Attendre la décision de la cour de cassation serait sage car la même convention internationale ne peut pas donner des résultats très différents suivant les pays ; Or il semble que l'interprétation dominante ne soit pas celle de la CA de Paris dont les "extraits" qu'on nous communique ressemblent plus à un article de propagande trotskiste qu'à la justification d'un jugement.
Le fait pour une entreprise de licencier quelqu'un dont elle n'a plus besoin est prévu par les conventions auxquelles il est fait allusion. Mais se séparer de quelqu'un SANS motif ne l'est pas. Et Galouzeau, initiateur de cette loi, est fonctionnaire, comme d'ailleurs une bonne partie du personnel politique français. C'est quand même fort de café d'organiser la précarité pour les autres, alors qu'on est bien peinard, ou qu'on s'est voté un régime de chômage qui relève du parachute doré ...
Nos fins législateurs de l'UMP ont réussi le tour de force de créer un contrat contraire au droit international, ce qui à l'époque avait pourtant été signalé par de nombreux spécialistes du droit. Pour cette faute grave dans l'exercice de leur fonction de député quelle sera la sanction de leur employeur ? Licenciement sec ? Mais cela ne les empêche pas de poursuivre avec des lois anticonstitutionnelles (peine minimale automatique, détaxation des heures supplémentaires, etc. De vrais apprentis sorciers...
Apprentis sorciers!

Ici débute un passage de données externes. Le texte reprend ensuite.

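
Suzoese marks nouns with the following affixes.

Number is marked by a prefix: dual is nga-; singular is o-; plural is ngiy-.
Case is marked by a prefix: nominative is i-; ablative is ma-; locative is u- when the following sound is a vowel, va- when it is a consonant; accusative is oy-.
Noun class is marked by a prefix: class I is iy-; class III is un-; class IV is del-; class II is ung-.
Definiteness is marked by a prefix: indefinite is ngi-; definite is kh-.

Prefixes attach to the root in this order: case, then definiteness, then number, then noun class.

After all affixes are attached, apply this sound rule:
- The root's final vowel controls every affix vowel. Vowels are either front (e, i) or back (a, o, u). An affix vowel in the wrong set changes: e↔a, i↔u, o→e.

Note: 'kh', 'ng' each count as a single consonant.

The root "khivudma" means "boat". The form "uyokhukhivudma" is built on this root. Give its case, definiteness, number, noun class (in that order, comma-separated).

nominative, definite, singular, class I

Segment: iy-o-kh-i-khivudma.
case: i- → nominative.
definiteness: kh- → definite.
number: o- → singular.
noun class: iy- → class I.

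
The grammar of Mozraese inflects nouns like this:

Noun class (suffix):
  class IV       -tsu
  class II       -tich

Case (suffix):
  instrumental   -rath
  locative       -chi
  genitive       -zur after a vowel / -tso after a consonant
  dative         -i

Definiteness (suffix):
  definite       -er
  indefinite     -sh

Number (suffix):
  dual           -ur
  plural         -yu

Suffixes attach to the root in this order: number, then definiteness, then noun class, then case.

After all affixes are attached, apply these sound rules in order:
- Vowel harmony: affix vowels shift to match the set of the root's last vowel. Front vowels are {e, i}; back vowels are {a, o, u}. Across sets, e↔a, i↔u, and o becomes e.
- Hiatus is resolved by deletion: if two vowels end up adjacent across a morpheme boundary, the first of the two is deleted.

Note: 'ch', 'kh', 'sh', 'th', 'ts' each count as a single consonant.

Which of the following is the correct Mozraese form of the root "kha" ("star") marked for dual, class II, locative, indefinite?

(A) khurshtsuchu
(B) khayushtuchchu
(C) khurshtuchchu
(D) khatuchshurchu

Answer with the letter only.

C

Attach number dual -ur → khaur.
Attach definiteness indefinite -sh → khaursh.
Attach noun class class II -tich → khaurshtich.
Attach case locative -chi → khaurshtichchi.
Apply vowel harmony: khaurshtichchi → khaurshtuchchu.
Apply vowel deletion: khaurshtuchchu → khurshtuchchu.
So the correct form is khurshtuchchu, option (C).
(D) khatuchshurchu is wrong: it has the affixes in the wrong order.
(B) khayushtuchchu is wrong: it uses plural instead of dual for number.
(A) khurshtsuchu is wrong: it uses class IV instead of class II for noun class.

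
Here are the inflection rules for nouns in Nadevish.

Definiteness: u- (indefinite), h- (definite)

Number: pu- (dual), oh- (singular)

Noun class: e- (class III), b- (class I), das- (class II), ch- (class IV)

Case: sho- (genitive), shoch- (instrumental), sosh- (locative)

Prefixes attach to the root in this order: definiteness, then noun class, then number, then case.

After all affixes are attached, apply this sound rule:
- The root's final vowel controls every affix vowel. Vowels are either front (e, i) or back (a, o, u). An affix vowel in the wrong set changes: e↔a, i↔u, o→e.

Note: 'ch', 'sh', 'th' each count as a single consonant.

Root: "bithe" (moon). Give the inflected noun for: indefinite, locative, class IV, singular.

seshehchibithe

Attach definiteness indefinite u- → ubithe.
Attach noun class class IV ch- → chubithe.
Attach number singular oh- → ohchubithe.
Attach case locative sosh- → soshohchubithe.
Apply vowel harmony: soshohchubithe → seshehchibithe.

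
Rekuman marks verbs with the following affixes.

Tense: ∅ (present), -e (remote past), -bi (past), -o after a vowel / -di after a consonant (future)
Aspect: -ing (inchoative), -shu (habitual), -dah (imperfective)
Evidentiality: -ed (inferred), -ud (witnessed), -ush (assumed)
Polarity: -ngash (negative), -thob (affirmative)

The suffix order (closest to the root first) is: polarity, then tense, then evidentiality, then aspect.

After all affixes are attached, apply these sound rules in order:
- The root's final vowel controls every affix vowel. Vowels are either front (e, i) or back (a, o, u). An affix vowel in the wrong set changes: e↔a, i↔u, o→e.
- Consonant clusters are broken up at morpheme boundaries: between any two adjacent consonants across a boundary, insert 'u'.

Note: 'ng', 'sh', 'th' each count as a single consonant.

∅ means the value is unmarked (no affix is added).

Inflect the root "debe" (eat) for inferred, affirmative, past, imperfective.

debethebubiedudeh

Attach polarity affirmative -thob → debethob.
Attach tense past -bi → debethobbi.
Attach evidentiality inferred -ed → debethobbied.
Attach aspect imperfective -dah → debethobbieddah.
Apply vowel harmony: debethobbieddah → debethebbieddeh.
Apply epenthesis: debethebbieddeh → debethebubiedudeh.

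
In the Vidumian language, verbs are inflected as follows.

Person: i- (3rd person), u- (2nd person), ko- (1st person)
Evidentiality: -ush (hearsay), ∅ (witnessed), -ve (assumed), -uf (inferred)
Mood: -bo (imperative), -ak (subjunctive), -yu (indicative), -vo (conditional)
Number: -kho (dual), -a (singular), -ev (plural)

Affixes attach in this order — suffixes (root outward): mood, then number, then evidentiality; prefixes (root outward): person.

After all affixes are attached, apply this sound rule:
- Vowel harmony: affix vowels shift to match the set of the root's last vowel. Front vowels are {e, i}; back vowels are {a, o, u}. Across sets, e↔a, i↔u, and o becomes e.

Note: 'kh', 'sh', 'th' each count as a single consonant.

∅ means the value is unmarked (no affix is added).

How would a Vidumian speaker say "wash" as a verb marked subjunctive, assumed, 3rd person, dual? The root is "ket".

Attach person 3rd person i- → iket.
Attach mood subjunctive -ak → iketak.
Attach number dual -kho → iketakkho.
Attach evidentiality assumed -ve → iketakkhove.
Apply vowel harmony: iketakkhove → iketekkheve.

iketekkheve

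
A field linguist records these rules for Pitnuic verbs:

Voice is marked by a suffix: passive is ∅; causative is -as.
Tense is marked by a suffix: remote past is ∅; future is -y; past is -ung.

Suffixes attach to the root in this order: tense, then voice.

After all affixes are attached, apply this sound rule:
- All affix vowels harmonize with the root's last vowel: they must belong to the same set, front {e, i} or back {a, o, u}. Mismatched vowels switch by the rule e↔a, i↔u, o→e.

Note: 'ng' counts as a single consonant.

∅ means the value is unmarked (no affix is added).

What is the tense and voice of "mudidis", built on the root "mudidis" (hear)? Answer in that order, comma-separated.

Segment: mudidis.
tense: ∅ → remote past.
voice: ∅ → passive.

remote past, passive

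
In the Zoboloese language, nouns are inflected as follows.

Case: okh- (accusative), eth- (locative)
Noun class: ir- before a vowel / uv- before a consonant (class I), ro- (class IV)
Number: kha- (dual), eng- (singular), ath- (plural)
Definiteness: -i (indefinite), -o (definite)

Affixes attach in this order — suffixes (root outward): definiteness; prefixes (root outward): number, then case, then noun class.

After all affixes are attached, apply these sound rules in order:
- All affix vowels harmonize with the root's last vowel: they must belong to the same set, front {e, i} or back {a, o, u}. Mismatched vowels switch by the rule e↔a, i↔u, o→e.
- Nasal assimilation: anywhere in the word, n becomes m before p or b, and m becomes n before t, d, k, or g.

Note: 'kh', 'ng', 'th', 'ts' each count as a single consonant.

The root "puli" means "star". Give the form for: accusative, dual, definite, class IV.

reekhkhepulie

Attach definiteness definite -o → pulio.
Attach number dual kha- → khapulio.
Attach case accusative okh- → okhkhapulio.
Attach noun class class IV ro- → rookhkhapulio.
Apply vowel harmony: rookhkhapulio → reekhkhepulie.
Nasal assimilation: no change.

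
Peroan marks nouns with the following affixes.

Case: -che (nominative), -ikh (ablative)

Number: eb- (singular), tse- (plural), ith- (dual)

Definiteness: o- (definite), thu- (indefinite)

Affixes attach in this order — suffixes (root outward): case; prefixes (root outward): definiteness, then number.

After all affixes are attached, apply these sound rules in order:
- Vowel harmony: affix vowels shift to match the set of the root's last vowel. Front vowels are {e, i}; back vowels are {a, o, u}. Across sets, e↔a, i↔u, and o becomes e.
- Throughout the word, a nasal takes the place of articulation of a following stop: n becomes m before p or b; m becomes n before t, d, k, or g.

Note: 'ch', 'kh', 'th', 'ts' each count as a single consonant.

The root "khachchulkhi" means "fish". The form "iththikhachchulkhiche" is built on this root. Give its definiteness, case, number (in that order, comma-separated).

indefinite, nominative, dual

Segment: ith-thu-khachchulkhi-che.
definiteness: thu- → indefinite.
case: -che → nominative.
number: ith- → dual.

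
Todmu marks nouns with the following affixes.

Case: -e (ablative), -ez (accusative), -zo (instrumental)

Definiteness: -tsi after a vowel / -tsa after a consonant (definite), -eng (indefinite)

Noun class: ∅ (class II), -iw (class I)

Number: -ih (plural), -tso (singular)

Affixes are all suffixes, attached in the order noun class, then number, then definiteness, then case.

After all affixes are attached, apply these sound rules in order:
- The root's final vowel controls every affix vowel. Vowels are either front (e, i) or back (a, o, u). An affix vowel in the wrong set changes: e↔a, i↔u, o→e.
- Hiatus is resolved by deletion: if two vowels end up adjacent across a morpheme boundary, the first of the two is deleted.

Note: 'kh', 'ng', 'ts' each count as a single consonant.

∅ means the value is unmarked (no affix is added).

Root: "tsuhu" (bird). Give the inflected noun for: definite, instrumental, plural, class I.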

Et ce n'est que le début, attendons le sort réservé par La Haye au projet sur la justice pénale, les recours dans le cadre de la limitation du droit de grève, ceux du conseil constitutionnel sur la pratique sarkozienne de la cinquième. Quand la démagogie guide les pas des gouvernants, heureusement il existe quelques barrières internationales en garde-fous.
La vraie question est :est-on prêt à accepter l'idée vérifiée et revérifiée que plus de flexibilité permet une baisse plus que significative du chômage?On peut l'assortir de sécurité en faisant de la flex-sécurité à la danoise ou à la suédoise, mais le nerf de la guerre reste que les entreprises doivent pouvoir avoir les marges de manoeuvre suffisantes pour créer les richesses nécessaires à notre système social : laissons les travailler en paix et que l'état indemnise davantage les chômeurs.
Excellente nouvelle. Galouzeau doit se faire des cheveux déjà qu’il est aux oubliettes avec les juges qui l’attendent à la porte.